If the WiFi connectivity options are tidied up, with the increasing number of public WiFi networks (Philly, Oulu, Norwich to name but a few) and with UMA and WiFi starting to converge [finally] a dual mode handset will become the personal device of choice, I hope.

Jabra SP500: firstly what is it? The Jabra SP500 is a Bluetooth speakerphone.

That means wireless microphone and speaker combined. Because it's bluetooth I can use it with my laptop or my mobile phone. The blurb on the Jabra website has an image of a screen mount in a car. This saves all of the wiring normally involved with a car installation, and it means that when I'm traveling I can easily install it in a hire car.

All-in-all I think it would be a great addition to my toolkit as the ability to have a quick Skype based conference around a table would be enormously beneficial.

Three Things Series.... 3 Things I couldn't do without

I am finding myself increasingly dependent on a couple of things that I now leave in my toolkit.

  1. My USB adapter for SD cards
  2. My external USB hard drive
  3. My Bluetooth headset
SD cards: when was the last time you saw a laptop with a 1.44" drive; quite a long time I wager. However as I drop in and out of client sites I am faced with a series of connectivity problems which sometimes aren't worth solving given the duration of stay. More often than not this is around printing of documents.

I started out using the normal USB or thumb drive but as I changed cameras I found that the SD card I had was no longer usable with my new camera. Also given that SD card storage size it increasing I looked for an alternative that gave me the flexibility of floppy disks without the expense.

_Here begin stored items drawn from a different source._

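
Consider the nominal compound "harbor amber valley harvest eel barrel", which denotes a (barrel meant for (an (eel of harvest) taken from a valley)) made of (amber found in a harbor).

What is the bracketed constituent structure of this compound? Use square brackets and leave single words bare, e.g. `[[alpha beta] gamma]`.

Whole compound: head "barrel" (specifically "valley harvest eel barrel"), modifier "harbor amber".
Within "harbor amber", the head is "amber" and the modifier is "harbor".
Within "valley harvest eel barrel", the head is "barrel" and the modifier is "valley harvest eel".
Within "valley harvest eel", the head is "eel" (specifically "harvest eel") and the modifier is "valley".
Within "harvest eel", the head is "eel" and the modifier is "harvest".
Putting it together: [[harbor amber] [[valley [harvest eel]] barrel]].

[[harbor amber] [[valley [harvest eel]] barrel]]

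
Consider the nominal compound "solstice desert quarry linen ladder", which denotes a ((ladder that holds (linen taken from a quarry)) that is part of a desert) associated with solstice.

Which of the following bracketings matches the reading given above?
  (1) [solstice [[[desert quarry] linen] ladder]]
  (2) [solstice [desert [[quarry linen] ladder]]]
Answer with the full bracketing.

The paraphrase's head is the "ladder" part ("desert quarry linen ladder"); its modifier is "solstice".
That top-level split, carried through the inner groups, gives [solstice [desert [[quarry linen] ladder]]].

[solstice [desert [[quarry linen] ladder]]]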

I adopted this guy, or at least something similar. I find it incredibly useful and I can carry more, smaller, SD cards around to give me extra capacity and flexibility without having to have lots of USB drives hanging around in my bag. The vendors see this as a good market for them and they have now started to combined the technologies directly.

I'm not sure how popular they will become and if the combined device will evolve (in terms of capacity) as quickly as the simple SD card.

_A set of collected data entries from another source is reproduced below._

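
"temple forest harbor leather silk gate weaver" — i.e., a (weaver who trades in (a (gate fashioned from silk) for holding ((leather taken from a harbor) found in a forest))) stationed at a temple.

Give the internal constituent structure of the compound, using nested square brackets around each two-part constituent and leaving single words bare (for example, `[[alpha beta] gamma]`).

[temple [[[forest [harbor leather]] [silk gate]] weaver]]

The outermost head in the paraphrase is "weaver" (specifically "forest harbor leather silk gate weaver"), modified by "temple".
Within "forest harbor leather silk gate weaver", the head is "weaver" and the modifier is "forest harbor leather silk gate".
Within "forest harbor leather silk gate", the head is "gate" (specifically "silk gate") and the modifier is "forest harbor leather".
Within "forest harbor leather", the head is "leather" (specifically "harbor leather") and the modifier is "forest".
Within "harbor leather", the head is "leather" and the modifier is "harbor".
Within "silk gate", the head is "gate" and the modifier is "silk".
So the structure is [temple [[[forest [harbor leather]] [silk gate]] weaver]].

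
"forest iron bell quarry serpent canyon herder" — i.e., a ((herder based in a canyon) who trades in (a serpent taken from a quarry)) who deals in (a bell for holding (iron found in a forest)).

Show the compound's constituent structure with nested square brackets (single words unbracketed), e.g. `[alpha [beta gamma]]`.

[[[forest iron] bell] [[quarry serpent] [canyon herder]]]

Whole compound: head "herder" (specifically "quarry serpent canyon herder"), modifier "forest iron bell".
Inside "forest iron bell": head "bell", modifier "forest iron".
Inside "forest iron": head "iron", modifier "forest".
Inside "quarry serpent canyon herder": head "herder" (specifically "canyon herder"), modifier "quarry serpent".
Inside "quarry serpent": head "serpent", modifier "quarry".
Inside "canyon herder": head "herder", modifier "canyon".
Assembled: [[[forest iron] bell] [[quarry serpent] [canyon herder]]].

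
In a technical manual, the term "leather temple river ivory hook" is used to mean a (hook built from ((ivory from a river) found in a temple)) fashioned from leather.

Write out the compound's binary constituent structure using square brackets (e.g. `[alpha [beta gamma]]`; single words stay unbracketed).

Whole compound: head "hook" (specifically "temple river ivory hook"), modifier "leather".
"temple river ivory hook" → head "hook", modifier "temple river ivory".
"temple river ivory" → head "ivory" (specifically "river ivory"), modifier "temple".
"river ivory" → head "ivory", modifier "river".
Putting it together: [leather [[temple [river ivory]] hook]].

[leather [[temple [river ivory]] hook]]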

USB Drive: I first starting using an external, USB powered, hard drive when I first came to Asia. Mostly because the laptop that I was provided with didn't have enough space for the data I needed when moving around the region and the VPN wasn't built out or reliable enough such that I could get to the data on the company Intranet. Laptop drives are bigger but I also use several machines now, I have a laptop at work, one at home, a Linux server etc so this device is even better for me now. As well as work data I am also to have music and photos stored on a highly portable media.

I recently invested in a second, 70Gb, disk that I use for backups of the first one and less volatile data; for example ISO images for SuSe etc that I can also burn a new CD from if required.

Again the capacity is for ever increasing on this kind of device.

Bluetooth Headset: Bluetooth as a real connection protocol needs some more work, but the basic headset function has become central to the way I communicate. I use a Nokia HDW-3 to connect to my current handset. After some googling and downloads I finally bypassed the poor driver delivered by Microsoft in XP and got a working headset and audio gateway working on my laptop.

This now means I can use both Skype and Gizmo with my headset and not have to be wired to my laptop. Works fine, the only thing I would change is the headset itself. As I mentioned in my other posting about Bluetooth the HDW-3 is completely spoiled by a cheap plastic clip that frequently breaks. I would swap it for this HS-11W also by Nokia.